The number of lines doesn't matter in this case.

Please read the VBA helpfiles on the replace method applied to ranges.

ianryan
08-31-2012, 08:49 AM
Pab,

The tildas do not resolve the issue. The code continues to fail on a data mismatch error. In any event, you suggest adding tildas to the pattern i.e.
"\s\~?.+\~?\s". I am pretty certain these tildas are not necessary as the \ escapes the ? in both cases in the pattern. I have also tried your code with the just the added tilda in the Replace statement but again the code fails on a data mismatch error.

ianryan
08-31-2012, 09:14 AM
Yes, I agree entirely. I have confused this thread by introducing two different (although related) questions for which I apologise.

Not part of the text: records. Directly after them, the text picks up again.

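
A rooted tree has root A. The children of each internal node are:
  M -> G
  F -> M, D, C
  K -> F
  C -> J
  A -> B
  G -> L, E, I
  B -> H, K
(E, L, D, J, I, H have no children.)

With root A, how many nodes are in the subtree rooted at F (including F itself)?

F's subtree: {F, D, M, C, G, J, E, L, I}, size 9.

9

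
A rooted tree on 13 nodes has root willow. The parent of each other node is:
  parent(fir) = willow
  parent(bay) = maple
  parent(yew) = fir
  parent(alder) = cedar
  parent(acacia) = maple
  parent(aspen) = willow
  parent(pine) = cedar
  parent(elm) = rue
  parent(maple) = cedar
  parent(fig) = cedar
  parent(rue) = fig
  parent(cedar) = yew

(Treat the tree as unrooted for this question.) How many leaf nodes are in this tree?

The leaves are acacia, alder, aspen, bay, elm, pine.
That is 6 leaves.

6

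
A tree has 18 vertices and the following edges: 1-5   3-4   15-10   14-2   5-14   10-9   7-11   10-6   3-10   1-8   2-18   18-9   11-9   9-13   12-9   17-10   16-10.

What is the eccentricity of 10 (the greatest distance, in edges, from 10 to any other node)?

Distances from 10 peak at 7, attained at 8.
10-9-18-2-14-5-1-8

7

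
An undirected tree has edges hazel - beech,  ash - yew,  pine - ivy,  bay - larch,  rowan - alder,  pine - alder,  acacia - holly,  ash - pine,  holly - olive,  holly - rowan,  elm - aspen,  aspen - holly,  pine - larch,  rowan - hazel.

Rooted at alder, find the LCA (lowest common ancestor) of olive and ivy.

Ancestors of olive (toward the root): olive, holly, rowan, alder.
Ancestors of ivy: ivy, pine, alder.
The deepest node appearing in both lists is alder.

alder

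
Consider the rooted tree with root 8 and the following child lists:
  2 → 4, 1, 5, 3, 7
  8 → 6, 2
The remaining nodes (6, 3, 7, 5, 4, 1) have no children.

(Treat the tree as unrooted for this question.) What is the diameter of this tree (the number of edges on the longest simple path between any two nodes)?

3

A longest path is 5–2–8–6, with 3 edges.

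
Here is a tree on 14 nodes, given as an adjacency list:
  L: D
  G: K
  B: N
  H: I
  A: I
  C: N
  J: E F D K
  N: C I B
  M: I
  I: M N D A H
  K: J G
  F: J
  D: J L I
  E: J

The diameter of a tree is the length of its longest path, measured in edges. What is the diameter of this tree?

6

BFS from G reaches B last, at distance 6; BFS from B confirms no node is farther.
Path: G - K - J - D - I - N - B.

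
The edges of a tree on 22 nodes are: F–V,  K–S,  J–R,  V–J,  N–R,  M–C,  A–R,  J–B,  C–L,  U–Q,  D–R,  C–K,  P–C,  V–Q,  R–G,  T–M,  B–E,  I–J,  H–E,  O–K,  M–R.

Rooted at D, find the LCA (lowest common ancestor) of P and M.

Path P→root: P C M R D; path M→root: M R D.
First common node: M.

M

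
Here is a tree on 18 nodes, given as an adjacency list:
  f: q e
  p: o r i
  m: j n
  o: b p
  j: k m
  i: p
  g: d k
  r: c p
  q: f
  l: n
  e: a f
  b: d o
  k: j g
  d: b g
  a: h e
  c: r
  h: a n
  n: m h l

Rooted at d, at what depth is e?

Climbing from e to the root: e → a → h → n → m → j → k → g → d. That's 8 steps.

8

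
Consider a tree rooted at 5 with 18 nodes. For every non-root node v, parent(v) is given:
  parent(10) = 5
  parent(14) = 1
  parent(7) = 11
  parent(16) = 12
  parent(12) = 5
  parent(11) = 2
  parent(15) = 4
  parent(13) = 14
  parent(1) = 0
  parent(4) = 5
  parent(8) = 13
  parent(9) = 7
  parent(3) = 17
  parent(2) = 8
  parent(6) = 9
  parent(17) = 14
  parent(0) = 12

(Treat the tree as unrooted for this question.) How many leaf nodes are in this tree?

5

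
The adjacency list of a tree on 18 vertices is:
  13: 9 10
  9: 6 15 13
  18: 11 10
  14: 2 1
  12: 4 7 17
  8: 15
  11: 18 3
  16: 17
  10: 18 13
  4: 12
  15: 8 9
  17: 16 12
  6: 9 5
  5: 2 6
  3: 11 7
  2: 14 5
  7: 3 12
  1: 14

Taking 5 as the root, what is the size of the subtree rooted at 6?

6's subtree: {6, 9, 13, 15, 10, 8, 18, 11, 3, 7, 12, 17, 4, 16}, size 14.

14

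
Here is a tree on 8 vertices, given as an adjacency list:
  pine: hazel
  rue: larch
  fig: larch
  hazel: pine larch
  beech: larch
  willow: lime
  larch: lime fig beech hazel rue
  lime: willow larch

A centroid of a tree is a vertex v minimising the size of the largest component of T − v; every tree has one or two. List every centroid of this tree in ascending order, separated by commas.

larch

Removing larch splits the tree into components of sizes 2, 2, 1, 1, 1; the largest is 2 ≤ ⌊8/2⌋ = 4.
No neighbour of larch does as well, so larch is the unique centroid.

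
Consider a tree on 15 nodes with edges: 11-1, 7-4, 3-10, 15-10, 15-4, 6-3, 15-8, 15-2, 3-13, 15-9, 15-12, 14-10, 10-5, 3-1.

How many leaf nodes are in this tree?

10

Exactly 10 nodes have a single neighbour: 2, 5, 6, 7, 8, 9, 11, 12, 13, 14.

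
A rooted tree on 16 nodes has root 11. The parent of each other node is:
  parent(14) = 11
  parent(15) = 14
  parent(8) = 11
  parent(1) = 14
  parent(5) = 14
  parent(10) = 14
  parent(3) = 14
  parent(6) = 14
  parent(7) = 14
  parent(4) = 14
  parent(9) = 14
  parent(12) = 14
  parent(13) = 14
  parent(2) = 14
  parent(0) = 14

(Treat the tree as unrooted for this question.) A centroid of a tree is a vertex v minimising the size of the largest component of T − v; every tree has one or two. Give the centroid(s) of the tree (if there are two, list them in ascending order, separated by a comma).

14

Removing 14 splits the tree into components of sizes 2, 1, 1, 1, 1, 1, 1, 1, 1, 1, 1, 1, 1, 1; the largest is 2 ≤ ⌊16/2⌋ = 8.
No neighbour of 14 does as well, so 14 is the unique centroid.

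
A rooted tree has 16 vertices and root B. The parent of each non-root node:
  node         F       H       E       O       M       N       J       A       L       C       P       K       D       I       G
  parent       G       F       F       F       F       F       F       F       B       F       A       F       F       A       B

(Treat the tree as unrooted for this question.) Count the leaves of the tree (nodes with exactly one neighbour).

12

The leaves are C, D, E, H, I, J, K, L, M, N, O, P.
That is 12 leaves.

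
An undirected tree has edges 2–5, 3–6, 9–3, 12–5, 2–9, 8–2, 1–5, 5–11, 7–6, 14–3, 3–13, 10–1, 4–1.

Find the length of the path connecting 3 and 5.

3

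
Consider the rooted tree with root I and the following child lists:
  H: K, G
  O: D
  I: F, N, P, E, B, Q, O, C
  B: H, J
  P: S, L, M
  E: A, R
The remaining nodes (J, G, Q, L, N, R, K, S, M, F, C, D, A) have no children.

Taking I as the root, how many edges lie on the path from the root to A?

2

Climbing from A to the root: A–E–I. That's 2 steps.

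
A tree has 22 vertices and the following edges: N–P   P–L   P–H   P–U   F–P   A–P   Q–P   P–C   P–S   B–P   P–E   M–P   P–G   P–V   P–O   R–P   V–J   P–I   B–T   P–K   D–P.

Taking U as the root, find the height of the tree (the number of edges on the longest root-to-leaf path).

A deepest node is J, reached by U–P–V–J.
That path has 3 edges, so the height is 3.

3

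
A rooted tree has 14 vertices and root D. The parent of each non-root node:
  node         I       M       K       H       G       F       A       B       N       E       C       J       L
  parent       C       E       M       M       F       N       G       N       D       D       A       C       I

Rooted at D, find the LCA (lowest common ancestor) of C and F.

F

Ancestors of C (toward the root): C, A, G, F, N, D.
Ancestors of F: F, N, D.
The deepest node appearing in both lists is F.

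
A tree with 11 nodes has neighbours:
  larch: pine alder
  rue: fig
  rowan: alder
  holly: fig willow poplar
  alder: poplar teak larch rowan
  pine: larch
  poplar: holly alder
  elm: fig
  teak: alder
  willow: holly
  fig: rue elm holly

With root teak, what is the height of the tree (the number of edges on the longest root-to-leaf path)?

rue sits deepest: teak–alder–poplar–holly–fig–rue — 5 edges from the root.

5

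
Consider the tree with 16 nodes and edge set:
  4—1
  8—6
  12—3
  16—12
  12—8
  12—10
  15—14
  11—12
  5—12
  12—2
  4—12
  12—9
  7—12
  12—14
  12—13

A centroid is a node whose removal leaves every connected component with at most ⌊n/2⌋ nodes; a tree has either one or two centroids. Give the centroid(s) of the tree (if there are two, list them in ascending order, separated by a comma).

12

If 12 is removed the pieces have sizes 2, 2, 2, 1, 1, 1, 1, 1, 1, 1, 1, 1, all ≤ ⌊16/2⌋ = 8.
Every other node leaves some component of size > 8, so the centroid is unique.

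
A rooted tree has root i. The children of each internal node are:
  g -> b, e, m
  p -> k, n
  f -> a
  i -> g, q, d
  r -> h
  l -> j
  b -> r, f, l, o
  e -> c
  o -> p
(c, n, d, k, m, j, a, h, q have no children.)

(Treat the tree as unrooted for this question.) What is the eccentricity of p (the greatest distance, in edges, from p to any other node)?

Distances from p peak at 5, attained at d (q, c also at distance 5).
p–o–b–g–i–d

5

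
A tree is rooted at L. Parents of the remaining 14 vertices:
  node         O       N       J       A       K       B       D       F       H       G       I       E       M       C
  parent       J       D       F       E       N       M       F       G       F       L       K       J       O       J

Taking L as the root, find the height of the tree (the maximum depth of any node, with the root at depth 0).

6

A deepest node is I, reached by L-G-F-D-N-K-I.
That path has 6 edges, so the height is 6.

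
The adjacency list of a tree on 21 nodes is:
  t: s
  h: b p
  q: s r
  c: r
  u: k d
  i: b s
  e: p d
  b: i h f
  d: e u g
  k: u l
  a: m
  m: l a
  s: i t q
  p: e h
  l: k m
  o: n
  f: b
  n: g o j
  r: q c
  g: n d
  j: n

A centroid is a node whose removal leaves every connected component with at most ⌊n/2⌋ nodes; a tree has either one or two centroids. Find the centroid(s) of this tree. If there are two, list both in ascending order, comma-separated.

e

If e is removed the pieces have sizes 10, 10, all ≤ ⌊21/2⌋ = 10.
Every other node leaves some component of size > 10, so the centroid is unique.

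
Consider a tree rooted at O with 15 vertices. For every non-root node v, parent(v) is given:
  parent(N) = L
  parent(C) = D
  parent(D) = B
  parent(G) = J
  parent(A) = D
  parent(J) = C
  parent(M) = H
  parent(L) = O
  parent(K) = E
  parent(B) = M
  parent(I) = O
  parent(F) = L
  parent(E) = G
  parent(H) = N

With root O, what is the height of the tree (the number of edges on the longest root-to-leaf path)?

A deepest node is K, reached by O-L-N-H-M-B-D-C-J-G-E-K.
That path has 11 edges, so the height is 11.

11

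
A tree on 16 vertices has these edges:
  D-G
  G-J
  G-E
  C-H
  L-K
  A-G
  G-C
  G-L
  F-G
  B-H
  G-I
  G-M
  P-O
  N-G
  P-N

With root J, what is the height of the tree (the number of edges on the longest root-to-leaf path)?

The longest root-to-leaf path is J → G → C → H → B (4 edges).

4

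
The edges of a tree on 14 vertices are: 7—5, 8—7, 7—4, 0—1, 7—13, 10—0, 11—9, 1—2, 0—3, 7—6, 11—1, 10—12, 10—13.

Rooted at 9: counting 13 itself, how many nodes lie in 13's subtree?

6

The subtree rooted at 13 contains: 13, 7, 5, 8, 6, 4 — 6 nodes.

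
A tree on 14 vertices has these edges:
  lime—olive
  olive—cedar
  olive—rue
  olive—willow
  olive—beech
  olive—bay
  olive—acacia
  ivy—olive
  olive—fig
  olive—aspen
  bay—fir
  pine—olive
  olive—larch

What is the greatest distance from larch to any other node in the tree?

The node farthest from larch is fir, via larch–olive–bay–fir — 3 edges.

3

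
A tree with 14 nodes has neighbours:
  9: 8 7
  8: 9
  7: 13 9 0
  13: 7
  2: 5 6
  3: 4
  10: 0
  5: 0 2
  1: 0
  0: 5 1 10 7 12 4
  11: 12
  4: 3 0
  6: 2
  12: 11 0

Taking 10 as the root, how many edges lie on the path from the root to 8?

4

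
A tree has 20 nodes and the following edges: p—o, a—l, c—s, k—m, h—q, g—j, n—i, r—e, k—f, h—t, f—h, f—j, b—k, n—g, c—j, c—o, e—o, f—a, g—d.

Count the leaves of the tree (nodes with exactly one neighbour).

The leaves are b, d, i, l, m, p, q, r, s, t.
That is 10 leaves.

10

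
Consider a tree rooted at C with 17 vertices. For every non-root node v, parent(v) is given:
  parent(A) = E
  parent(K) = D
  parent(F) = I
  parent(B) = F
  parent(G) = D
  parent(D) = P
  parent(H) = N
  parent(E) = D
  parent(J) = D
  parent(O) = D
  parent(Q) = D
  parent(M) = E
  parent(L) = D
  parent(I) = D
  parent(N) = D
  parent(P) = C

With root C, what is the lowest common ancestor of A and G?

D

Ancestors of A (toward the root): A, E, D, P, C.
Ancestors of G: G, D, P, C.
The deepest node appearing in both lists is D.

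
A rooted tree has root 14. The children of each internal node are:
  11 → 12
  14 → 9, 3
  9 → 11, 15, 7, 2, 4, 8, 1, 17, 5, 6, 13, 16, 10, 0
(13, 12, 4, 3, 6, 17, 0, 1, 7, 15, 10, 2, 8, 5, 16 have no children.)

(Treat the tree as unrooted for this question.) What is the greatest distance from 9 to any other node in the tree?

A farthest node from 9 is 3 (12 also at distance 2).
The path 9 – 14 – 3 has 2 edges.

2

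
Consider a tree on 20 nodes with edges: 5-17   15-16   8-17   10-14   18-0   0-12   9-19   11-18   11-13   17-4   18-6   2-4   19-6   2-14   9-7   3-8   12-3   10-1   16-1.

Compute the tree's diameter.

16

Starting from 7, a farthest node is 15 at distance 16.
One longest path: 7-9-19-6-18-0-12-3-8-17-4-2-14-10-1-16-15.
So the diameter is 16.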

I will run with your suggestion for the replacement of all numbers followed by a question mark.

Would it be sensible to start a fresh thread regarding the issue I have with replacing string patterns of the form "\s\?.+\?\s"

I have researched how regular expression find and replace should work but I have been unable to figure out why my code above throws a data mismatch error.

Ian

Kenneth Hobs
08-31-2012, 09:36 AM
Tildes are for the range object's Replace method. It is not a RegEx method per se.

As for your match error, you need to post all code, not just a snippet. None of my examples ever caused a type mismatch. I use Option Explicit to make sure that types are declared. If you don't declare them, they are Variant.

You have been given the VBA methods to do what you need with both Regex and some Excel Range object Replace methods. You should visit some RegEx forums to get the proper pattern matching strings if you want to pursue that.

Try a new thread but state the goal with example before and after in an Excel file attachment and let the helpers decide what method will achieve the goal. You can reference this thread or your other one. I have responded to both threads and get confused which one we are discussing. Mark the two threads solved and the other when it is solved. Start a new thread for each problem. Those two problems are very related. Allow time for a solution to be posted. Most likely, a simple tweak like the pattern string is all that is needed for your next problem's solution.